You do not have to be a celebrity to be in the public eye. Members of the media, political figures, business owners and executives, city council and school board members, and religious leaders are examples of people who are often well-known in their communities. Maintaining personal privacy in these roles can be difficult, especially during a divorce.

Not only is it uncomfortable to feel like everyone around you knows the difficulties that you are facing; it also might present a risk to your career or reputation. If you have children, preserving your family’s privacy may also be important to them as well. Here are a few strategies that might allow you to retain as much privacy as possible throughout the divorce process.

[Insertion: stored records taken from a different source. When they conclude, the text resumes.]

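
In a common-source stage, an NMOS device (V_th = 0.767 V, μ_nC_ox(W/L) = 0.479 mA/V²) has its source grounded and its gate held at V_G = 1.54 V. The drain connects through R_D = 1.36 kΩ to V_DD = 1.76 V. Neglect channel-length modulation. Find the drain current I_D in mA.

V_GS = V_G = 1.54 V, so V_ov = 1.54 − 0.767 = 0.773 V.
Assume saturation: I_D = ½ k_n V_ov² = 0.5 × 0.479 × 0.773² = 0.143 mA, giving V_DS = V_DD − I_D R_D = 1.76 − 0.143 × 1.36 = 1.57 V.
V_DS = 1.57 V ≥ V_ov = 0.773 V, confirming saturation.

I_D = 0.143 mA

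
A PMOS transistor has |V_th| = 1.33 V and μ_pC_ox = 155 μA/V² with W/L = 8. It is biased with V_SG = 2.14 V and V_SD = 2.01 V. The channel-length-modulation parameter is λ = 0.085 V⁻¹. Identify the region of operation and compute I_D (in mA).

k_p = μ_pC_ox · (W/L) = 1.24 mA/V².
V_ov = V_SG − |V_th| = 2.14 − 1.33 = 0.81 V.
Since V_SD = 2.01 V ≥ V_ov = 0.81 V, the device is in saturation.
I_D = ½ k_p V_ov² (1 + λ V_SD) = 0.5 × 1.24 × 0.81² × (1 + 0.085 × 2.01) = 0.476 mA.

Saturation; I_D = 0.476 mA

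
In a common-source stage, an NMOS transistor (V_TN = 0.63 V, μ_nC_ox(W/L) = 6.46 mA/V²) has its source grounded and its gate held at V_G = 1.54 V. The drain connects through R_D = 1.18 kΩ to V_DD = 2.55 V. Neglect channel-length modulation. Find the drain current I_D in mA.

V_GS = V_G = 1.54 V, so V_ov = 1.54 − 0.63 = 0.91 V.
Assume saturation: I_D = ½ k_n V_ov² = 0.5 × 6.46 × 0.91² = 2.67 mA, giving V_DS = V_DD − I_D R_D = 2.55 − 2.67 × 1.18 = -0.606 V.
But -0.606 V < V_ov = 0.91 V, so the device is actually in triode.
In triode I_D = k_n[V_ov V_DS − ½ V_DS²] and I_D = (V_DD − V_DS)/R_D. Equating: 3.81 V_DS² − 7.937 V_DS + 2.55 = 0, giving V_DS = 0.397 V (the root below V_ov).
I_D = (2.55 − 0.397) / 1.18 = 1.82 mA.

I_D = 1.82 mA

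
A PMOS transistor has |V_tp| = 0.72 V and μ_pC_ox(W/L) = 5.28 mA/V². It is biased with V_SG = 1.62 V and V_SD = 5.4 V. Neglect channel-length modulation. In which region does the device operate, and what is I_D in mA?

Saturation; I_D = 2.14 mA

V_ov = V_SG − |V_tp| = 1.62 − 0.72 = 0.9 V.
Since V_SD = 5.4 V ≥ V_ov = 0.9 V, the device is in saturation.
I_D = ½ k_p V_ov² = 0.5 × 5.28 × 0.9² = 2.14 mA.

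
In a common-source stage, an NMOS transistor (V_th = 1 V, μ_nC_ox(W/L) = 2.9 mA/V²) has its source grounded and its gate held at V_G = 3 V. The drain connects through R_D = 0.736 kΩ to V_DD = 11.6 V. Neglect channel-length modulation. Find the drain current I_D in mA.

V_GS = V_G = 3 V, so V_ov = 3 − 1 = 2 V.
Assume saturation: I_D = ½ k_n V_ov² = 0.5 × 2.9 × 2² = 5.8 mA, giving V_DS = V_DD − I_D R_D = 11.6 − 5.8 × 0.736 = 7.33 V.
V_DS = 7.33 V ≥ V_ov = 2 V, confirming saturation.

I_D = 5.80 mA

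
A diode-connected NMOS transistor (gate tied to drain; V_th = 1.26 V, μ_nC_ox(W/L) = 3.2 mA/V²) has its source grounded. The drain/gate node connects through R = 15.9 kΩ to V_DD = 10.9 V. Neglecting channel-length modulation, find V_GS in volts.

V_GS = 1.86 V

With gate tied to drain, V_GS = V_DS ≥ V_GS − V_th, so the device is in saturation.
KCL at the drain: ½ k_n (V_GS − V_th)² = (V_DD − V_GS)/R.
Let x = V_GS − 1.26. Then 25.4 x² + x − 9.64 = 0, giving x = 0.596 V (positive root), so V_GS = 1.86 V.
I_D = (V_DD − V_GS)/R = (10.9 − 1.86) / 15.9 = 0.569 mA.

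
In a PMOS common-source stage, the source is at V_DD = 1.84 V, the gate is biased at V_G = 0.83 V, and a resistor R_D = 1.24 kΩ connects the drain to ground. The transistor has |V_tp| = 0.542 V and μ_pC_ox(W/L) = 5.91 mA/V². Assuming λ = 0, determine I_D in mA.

I_D = 0.647 mA

V_SG = V_DD − V_G = 1.84 − 0.83 = 1.01 V, so V_ov = 1.01 − 0.542 = 0.468 V.
Assume saturation: I_D = ½ k_p V_ov² = 0.5 × 5.91 × 0.468² = 0.647 mA, giving V_SD = V_DD − I_D R_D = 1.84 − 0.647 × 1.24 = 1.04 V.
V_SD = 1.04 V ≥ V_ov = 0.468 V, confirming saturation.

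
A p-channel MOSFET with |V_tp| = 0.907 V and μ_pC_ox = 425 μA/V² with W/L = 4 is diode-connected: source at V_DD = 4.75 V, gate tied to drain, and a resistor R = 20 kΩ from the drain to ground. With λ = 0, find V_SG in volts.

V_SG = 1.35 V

With gate tied to drain, V_SG = V_SD ≥ V_SG − |V_tp|, so the device is in saturation.
k_p = μ_pC_ox · (W/L) = 1.7 mA/V².
KCL at the drain: ½ k_p (V_SG − |V_tp|)² = (V_DD − V_SG)/R.
Let x = V_SG − 0.907. Then 17 x² + x − 3.843 = 0, giving x = 0.447 V (positive root), so V_SG = 1.35 V.
I_D = (V_DD − V_SG)/R = (4.75 − 1.35) / 20 = 0.17 mA.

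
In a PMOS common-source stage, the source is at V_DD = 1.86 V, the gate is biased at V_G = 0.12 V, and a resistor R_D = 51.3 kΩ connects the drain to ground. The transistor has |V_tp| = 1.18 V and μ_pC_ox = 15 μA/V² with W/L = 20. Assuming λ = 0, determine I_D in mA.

I_D = 0.0316 mA

V_SG = V_DD − V_G = 1.86 − 0.12 = 1.74 V, so V_ov = 1.74 − 1.18 = 0.56 V.
k_p = μ_pC_ox · (W/L) = 0.3 mA/V².
Assume saturation: I_D = ½ k_p V_ov² = 0.5 × 0.3 × 0.56² = 0.047 mA, giving V_SD = V_DD − I_D R_D = 1.86 − 0.047 × 51.3 = -0.553 V.
But -0.553 V < V_ov = 0.56 V, so the device is actually in triode.
In triode I_D = k_p[V_ov V_SD − ½ V_SD²] and I_D = (V_DD − V_SD)/R_D. Equating: 7.69 V_SD² − 9.618 V_SD + 1.86 = 0, giving V_SD = 0.239 V (the root below V_ov).
I_D = (1.86 − 0.239) / 51.3 = 0.0316 mA.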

Sealing documents in divorce litigation

In court, the worth of personal property, including any investments, business interests and debts, becomes publicly available information through court records. Michigan courts need a compelling reason before it allows parties to file documents such as divorce papers under seal (MCR 8.119). If your file contains sensitive information related to your business, children or another matter, your attorney can help you request a seal of that information.

Negotiating a settlement

Many families understandably prefer to keep all their financial details to themselves. While litigation can offer some benefits in high-conflict divorces, reaching a settlement outside of court may be in your best interests if privacy is a significant concern. Negotiated settlements do not enter the public record.

Managing communications

One of the most effective ways to keep personal details of your marriage out of the public eye is to choose your communication carefully. Avoid posting about the divorce or relationship on social media, and limit related discussions with friends, family and colleagues.

Depending on your situation, you may choose to craft a public statement if necessary, but this is a very rare action. It is usually best to avoid discussing any part of divorce publicly.

If privacy is important to you and your children, your attorney can help you find ways to protect it.